Read This: The Brother Swimming Beneath Me by Brent Goodman

Brent Goodman's debut collection, The Brother Swimming Beneath Me ($14, Black Lawrence Press), is surely going to be in my top three of 2009. Reading poems from this collection over the last couple of years in various magazines, journals and at his blog, did not prepare me for the power of the book as a whole. This collection has a nearly perfect narrative arc. Every poem falls into place, ebbs and flows seamlessly to the next and from section to section as Goodman elegantly, tenderly and heartbreakingly details his older brother's death from cancer.

I had planned to read The Brother Swimming Beneath Me in one sitting, but after the devastating second section, I had to stop and compose myself. The stand out poem in this collection is the long centerpiece, "Maier," his brother Mark's Hebrew name. The printed poem is seven pages long, the stanzas alternately cascading down the pages in short bursts of words or in tight prose. "Maier" -- or any of the poems -- could have easily moved into mawkish, self-indulgent handwringing, but that never happens. The poems are lyrical and beautiful even in the face of a death.

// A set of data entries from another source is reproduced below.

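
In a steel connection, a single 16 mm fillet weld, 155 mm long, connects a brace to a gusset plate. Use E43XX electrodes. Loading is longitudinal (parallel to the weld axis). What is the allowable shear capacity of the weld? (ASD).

R_n/Ω ≈ 226 kN

E43XX → F_EXX = 430 MPa.
Effective throat t_e = 0.707 × 16 = 11.31 mm.
Total length L = 155 mm; A_we = 11.31 × 155 = 1753 mm².
F_nw = 0.6 F_EXX = 0.6 × 430 = 258 MPa.
R_n = 258 × 1753 × 10⁻³ = 452.4 kN; R_n/Ω = 452.4/2.0 = 226.2 kN.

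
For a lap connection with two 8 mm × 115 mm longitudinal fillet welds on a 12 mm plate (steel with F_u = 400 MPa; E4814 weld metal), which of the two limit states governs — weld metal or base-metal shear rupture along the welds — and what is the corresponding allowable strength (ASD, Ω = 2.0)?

R_n/Ω ≈ 187 kN (weld metal governs)

E48XX → F_EXX = 480 MPa.
t_e = 0.707 × 8 = 5.656 mm; L = 230 mm.
Weld metal: R_n/Ω = (1/2.0) × 0.6 × 480 × 5.656 × 230 × 10⁻³ = 187.3 kN.
Base metal (shear rupture): R_n/Ω = (1/2.0) × 0.6 × 400 × 12 × 230 × 10⁻³ = 331.2 kN.
Governing: weld metal.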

As the narrative builds toward Mark's passing, we see glimpses of Goodman's religious upbringing, his coming out of the closet to his conservative father (How dramatic my coming out, tears blurring my eyes. Father puts his fork down. My mother feigns surprise.), and his own near death at age four from blood poisoning, a precursor to Mark's demise (This was my small death, one which would eventually swallow him entirely.)

In the poem "Evaporation," Goodman recounts how his brother might have been stricken with cancer, admitting that this explanation has become a "religion," but not gospel (Grief begins with how, not why). Mark has dropped out of high school and is working in a pressure gauge factory, when he accidentally ingests freon. He came home ghost-faced, went to bed. Dreamt he swallowed sky until his blood turned to wind.

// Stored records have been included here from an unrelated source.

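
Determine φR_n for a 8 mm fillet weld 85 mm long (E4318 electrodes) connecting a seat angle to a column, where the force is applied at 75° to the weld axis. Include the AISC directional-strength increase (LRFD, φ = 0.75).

E43XX → F_EXX = 430 MPa.
t_e = 0.707 × 8 = 5.656 mm; A_we = 5.656 × 85 = 480.8 mm².
Directional factor: 1.0 + 0.5 sin^1.5(75°) = 1.475.
F_nw = 0.6 × 430 × 1.475 = 380.5 MPa.
φR_n = 0.75 × 380.5 × 480.8 × 10⁻³ = 137.2 kN.

φR_n ≈ 137 kN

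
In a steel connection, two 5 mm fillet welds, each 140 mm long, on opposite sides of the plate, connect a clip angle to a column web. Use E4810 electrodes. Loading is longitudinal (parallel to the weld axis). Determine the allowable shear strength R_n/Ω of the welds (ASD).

E48XX → F_EXX = 480 MPa.
Effective throat t_e = 0.707 × 5 = 3.535 mm.
Total length L = 280 mm; A_we = 3.535 × 280 = 989.8 mm².
F_nw = 0.6 F_EXX = 0.6 × 480 = 288 MPa.
R_n = 288 × 989.8 × 10⁻³ = 285.1 kN; R_n/Ω = 285.1/2.0 = 142.5 kN.

R_n/Ω ≈ 143 kN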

The third section of the collection is a series of short, experimental prose poems, which are in stark contrast to the poems that came before. Mark disappears from the narrative, yet he always seems to be fluttering around the edges: an errant birthday balloon bobbing against a ceiling, a missing pet, spaceships and seagulls silently hovering. And then, in "[behind]", a memory of shooting squirrels and spying on a girl swimming brings Mark's memory back in one deft line: Behind my brother I turn to shadow.

Debut collections this good are few and far between. The Brother Swimming Beneath Me is an unforgettable, cathartic read.

Another Prayer

Dear religion, there is no afterlife.
I hope you don't mind me saying this.

When you say heaven on earth
I think: the dead read minds.

When you think dust to dust
I say: this body is a riverbed.

Will the congregation please
recite what this wall of stained glass

is trying to tell you? Dear Buddha,
I've been knocking from the inside.

Heaven is not an ecosystem.
When I dream my brother visits me

it is my brother looking at his reflection
through my eyes, my sleeping tongue.

When we die we turn inside out and call
this turning a tunnel made of light.

Comments

Anne Haines said…
Agree wholeheartedly - it's a terrific book, one I expect I will come back to more than once. (And, I might add, a great example of a book I might never have known about without the connective power of the internet!)
It is one of those collections that, since getting it in March, I've read a dozen times and each time come away from it going "omg."
Well, Coll, when you said you took time to "compose [yourself]" before moving to the next section of this book of poetry, I understood it will be devastating. I look forward to reading Brent Goodman's "The Brother Swimming Beneath Me".
Suzanne said…
This comment has been removed by the author.
Suzanne said…
Beautiful poem -- thanks for posting it Collin -- this book is on my wish list.
Collin,
Thanks for the heads-up...looking forward to this great read.
-Jayne
Karen J. Weyant said…
This has been one of the best books published thus far in 2009! Great Review.
Maggie May said…
What a wonderful, compelling review.
I love the poem chose to put here. Really.
Dana said…
Brent is one of my favorite poets, and he's such a kind person as well.
Great review. I'm reading TBSBM next.